Question 2.13: A truck weighing 2500 kgf and moving at a speed of 2.5 m/s h...
A truck weighing 2500 kgf and moving at a speed of 2.5 m/s has to be brought to rest by a buffer. Find how many springs each of the 25 coils will be required to store energy of motion during compression of 20 cm. The spring is made of 25 mm diameter steel rod coiled to a mean diameter of 20 cm. Assume G=1 \times 10^6 kgf/ cm ^2 for the spring material.
We know that stiffness of spring, k, is given by
k=\frac{G d^4}{64 R^3 n}
Putting the values of G, d, R and n, we get
k=\frac{1 \times 10^6 \times(25 / 10)^4}{64 \times(10)^3 \times 25}=24.41 \text{kgf/cm}
From the condition given in the problem, change in kinetic energy is equal to the overall strain energy of the spring.
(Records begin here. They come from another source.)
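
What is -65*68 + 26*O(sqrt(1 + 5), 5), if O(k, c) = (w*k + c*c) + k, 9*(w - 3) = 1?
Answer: -3770 + 962*sqrt(6)/9 ≈ -3508.2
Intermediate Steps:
w = 28/9 (w = 3 + (1/9)*1 = 3 + 1/9 = 28/9 ≈ 3.1111)
O(k, c) = c**2 + 37*k/9 (O(k, c) = (28*k/9 + c*c) + k = (28*k/9 + c**2) + k = (c**2 + 28*k/9) + k = c**2 + 37*k/9)
-65*68 + 26*O(sqrt(1 + 5), 5) = -65*68 + 26*(5**2 + 37*sqrt(1 + 5)/9) = -4420 + 26*(25 + 37*sqrt(6)/9) = -4420 + (650 + 962*sqrt(6)/9) = -3770 + 962*sqrt(6)/9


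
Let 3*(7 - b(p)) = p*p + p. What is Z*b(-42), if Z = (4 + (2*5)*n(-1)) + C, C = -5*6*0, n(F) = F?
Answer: 3402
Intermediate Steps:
C = 0 (C = -30*0 = 0)
b(p) = 7 - p/3 - p²/3 (b(p) = 7 - (p*p + p)/3 = 7 - (p² + p)/3 = 7 - (p + p²)/3 = 7 + (-p/3 - p²/3) = 7 - p/3 - p²/3)
Z = -6 (Z = (4 + (2*5)*(-1)) + 0 = (4 + 10*(-1)) + 0 = (4 - 10) + 0 = -6 + 0 = -6)
Z*b(-42) = -6*(7 - ⅓*(-42) - ⅓*(-42)²) = -6*(7 + 14 - ⅓*1764) = -6*(7 + 14 - 588) = -6*(-567) = 3402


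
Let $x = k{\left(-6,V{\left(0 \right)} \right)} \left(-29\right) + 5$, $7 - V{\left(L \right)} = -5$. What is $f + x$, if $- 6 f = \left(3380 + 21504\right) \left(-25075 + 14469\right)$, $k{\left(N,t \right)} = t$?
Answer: $\frac{131958823}{3} \approx 4.3986 \cdot 10^{7}$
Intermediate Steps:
$V{\left(L \right)} = 12$ ($V{\left(L \right)} = 7 - -5 = 7 + 5 = 12$)
$f = \frac{131959852}{3}$ ($f = - \frac{\left(3380 + 21504\right) \left(-25075 + 14469\right)}{6} = - \frac{24884 \left(-10606\right)}{6} = \left(- \frac{1}{6}\right) \left(-263919704\right) = \frac{131959852}{3} \approx 4.3987 \cdot 10^{7}$)
$x = -343$ ($x = 12 \left(-29\right) + 5 = -348 + 5 = -343$)
$f + x = \frac{131959852}{3} - 343 = \frac{131958823}{3}$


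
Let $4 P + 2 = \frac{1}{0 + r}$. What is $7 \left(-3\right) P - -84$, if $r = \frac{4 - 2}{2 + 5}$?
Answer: $\frac{609}{8} \approx 76.125$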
Mathematically,
\frac{1}{2} m ν^2=\left\lgroup\frac{1}{2} k \delta^2 \right\rgroup \times N
where N is the number of springs.
\begin{aligned} N & =\frac{W}{g} ν^2 \times \frac{1}{k \delta^2} \\ & =\frac{W}{g} \times \frac{ν^2}{k \delta^2} \\ & =\frac{2500}{981} \times \frac{(2.5 \times 100)^2}{24.41 \times(20)^2} \\ & =16.3 \cong 17 \end{aligned}
Thus, the required number of turns is 17.